The election comes eight months after the last gathering of the council, which has been in turmoil due to disagreements between political parties.
New City of Tshwane mayor, Randall Williams, makes a speech in a council meeting on 30 October 2020 after being elected mayor. Picture: @DAGauteng/Twitter
JOHANNESBURG – The City of Tshwane has a new mayor.
The Democratic Alliance (DA)’s Randall Williams has been elected the new mayor of the embattled municipality.
JUST IN: The DAs Randall Williams has been elected the new mayor pf Tshwane. #TshwaneCouncil TM
EWN Reporter (@ewnreporter) October 30, 2020
The election comes eight months after the last gathering of the council, which has been in turmoil due to disagreements between political parties.
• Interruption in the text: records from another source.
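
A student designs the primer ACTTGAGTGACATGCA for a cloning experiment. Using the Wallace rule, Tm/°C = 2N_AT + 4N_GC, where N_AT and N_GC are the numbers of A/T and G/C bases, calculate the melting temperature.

A=5, T=4, G=4, C=3
A+T = 9, G+C = 7
Tm = 2(9) + 4(7) = 18 + 28 = 46°C

46°C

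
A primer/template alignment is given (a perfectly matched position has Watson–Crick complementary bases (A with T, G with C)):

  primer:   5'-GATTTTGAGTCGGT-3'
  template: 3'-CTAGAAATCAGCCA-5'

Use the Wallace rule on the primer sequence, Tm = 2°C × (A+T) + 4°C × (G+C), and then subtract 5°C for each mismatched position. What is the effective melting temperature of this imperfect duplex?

Primer base counts: A=2, T=6, G=5, C=1 → A+T=8, G+C=6
Perfect-match Tm = 2(8) + 4(6) = 16 + 24 = 40°C
Mismatches (positions where the bases are not complementary): 2 (at positions 4, 7)
Effective Tm = 40 − 2×5 = 40 − 10 = 30°C

30°C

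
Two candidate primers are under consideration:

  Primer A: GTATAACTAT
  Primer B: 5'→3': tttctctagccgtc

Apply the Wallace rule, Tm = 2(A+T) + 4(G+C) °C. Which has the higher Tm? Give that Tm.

Primer B, 42°C

Primer A: A+T=8, G+C=2 → Tm = 2(8)+4(2) = 24°C
Primer B: A+T=7, G+C=7 → Tm = 2(7)+4(7) = 42°C
24°C vs 42°C → primer B is higher.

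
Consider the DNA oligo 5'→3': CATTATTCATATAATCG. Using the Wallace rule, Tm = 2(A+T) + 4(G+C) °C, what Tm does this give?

42°C

Base counts: A=6, G=1, C=3, T=7
A+T = 13, G+C = 4
Tm = 2×13 + 4×4 = 42°C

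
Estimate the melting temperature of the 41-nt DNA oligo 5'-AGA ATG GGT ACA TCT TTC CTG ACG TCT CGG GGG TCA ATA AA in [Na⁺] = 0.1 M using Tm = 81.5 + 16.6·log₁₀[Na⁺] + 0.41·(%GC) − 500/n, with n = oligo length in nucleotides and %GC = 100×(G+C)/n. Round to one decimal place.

Length n = 41. Scanning the sequence gives A=11, G=11, C=8, T=11.
G+C = 19, so %GC = 19/41 × 100 = 46.341%
Salt term: 16.6 × (-1) = -16.6
GC term: 0.41 × 46.341 = 19; length term: −500/41 = −12.195
Tm = 81.5 + (-16.6) + 19 − 12.195 = 71.705 → 71.7°C

71.7°C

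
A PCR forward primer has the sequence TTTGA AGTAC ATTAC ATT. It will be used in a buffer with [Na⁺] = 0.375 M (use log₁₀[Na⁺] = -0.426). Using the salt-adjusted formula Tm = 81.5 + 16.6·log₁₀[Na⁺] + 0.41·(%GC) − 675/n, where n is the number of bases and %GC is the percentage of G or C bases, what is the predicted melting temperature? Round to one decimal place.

Length n = 18. Counting bases: T=8, C=2, A=6, G=2
G+C = 4, so %GC = 4/18 × 100 = 22.222%
Salt term: 16.6 × (-0.426) = -7.072
GC term: 0.41 × 22.222 = 9.111; length term: −675/18 = −37.5
Tm = 81.5 + (-7.072) + 9.111 − 37.5 = 46.039 → 46.0°C

46.0°C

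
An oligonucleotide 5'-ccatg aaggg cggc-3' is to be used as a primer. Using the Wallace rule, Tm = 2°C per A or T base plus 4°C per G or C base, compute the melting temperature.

48°C

Base counts: C=4, G=6, T=1, A=3
So N_AT = 4 and N_GC = 10.
Tm = 4·10 + 2·4 = 40 + 8 = 48°C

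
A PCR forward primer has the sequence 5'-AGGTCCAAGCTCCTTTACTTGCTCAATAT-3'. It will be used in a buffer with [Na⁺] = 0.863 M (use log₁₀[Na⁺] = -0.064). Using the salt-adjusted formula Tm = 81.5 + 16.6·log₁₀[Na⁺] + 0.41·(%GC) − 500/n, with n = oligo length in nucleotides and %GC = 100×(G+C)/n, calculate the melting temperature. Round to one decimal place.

Length n = 29. Base counts: T=10, G=4, C=8, A=7
G+C = 12, so %GC = 12/29 × 100 = 41.379%
Salt term: 16.6 × (-0.064) = -1.062
GC term: 0.41 × 41.379 = 16.965; length term: −500/29 = −17.241
Tm = 81.5 + (-1.062) + 16.965 − 17.241 = 80.162 → 80.2°C

80.2°C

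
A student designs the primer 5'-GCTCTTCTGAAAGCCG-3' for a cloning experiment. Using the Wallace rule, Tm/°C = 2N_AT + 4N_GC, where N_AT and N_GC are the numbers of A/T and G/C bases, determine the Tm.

Counting bases: G=4, T=4, C=5, A=3
AT pairs contribute 7, GC pairs contribute 9.
Tm = 2×7 + 4×9 = 50°C

50°C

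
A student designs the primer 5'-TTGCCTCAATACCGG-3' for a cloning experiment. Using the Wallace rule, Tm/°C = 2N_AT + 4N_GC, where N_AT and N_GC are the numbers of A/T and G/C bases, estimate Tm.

C=5, G=3, T=4, A=3
AT pairs contribute 7, GC pairs contribute 8.
Tm = 2×7 + 4×8 = 46°C

46°C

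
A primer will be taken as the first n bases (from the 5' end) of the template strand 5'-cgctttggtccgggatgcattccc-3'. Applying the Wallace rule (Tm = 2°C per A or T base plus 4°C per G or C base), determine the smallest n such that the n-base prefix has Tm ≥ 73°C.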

The city is governed by the DA through a coalition after all political parties failed to gain a majority vote during the 2016 local government elections.
Williams said that he did not take his new role for granted.
His appointment comes after the courts reversed the provincial government’s decision to place the metro under administration and dissolve its council.
‘TIME TO PUT CITY’S RESIDENTS FIRST’
Williams said that he was ready to hit the ground running, telling council members that he already had a strategy in place to ensure that the metro prioritised its core business.
In his first address to the council following his election, Williams said that it was time to put the city’s residents first.
The metropolitan municipality has struggled to deliver services to residents in the months that the council has been inactive.
This was due to a decision by the Gauteng executive council to place it under administration and dissolve the council following countless failed meetings by councillors as political parties were at loggerheads.
Williams – a qualified attorney who hails from the Cape Flats in Cape Town – has been a member of the DA for years, having cut his teeth in politics in his youth.
He served as a member of the mayoral committee for Economics and Development and Spatial Planning and as chairperson of the municipal appeals tribunal between 2016 and 2019.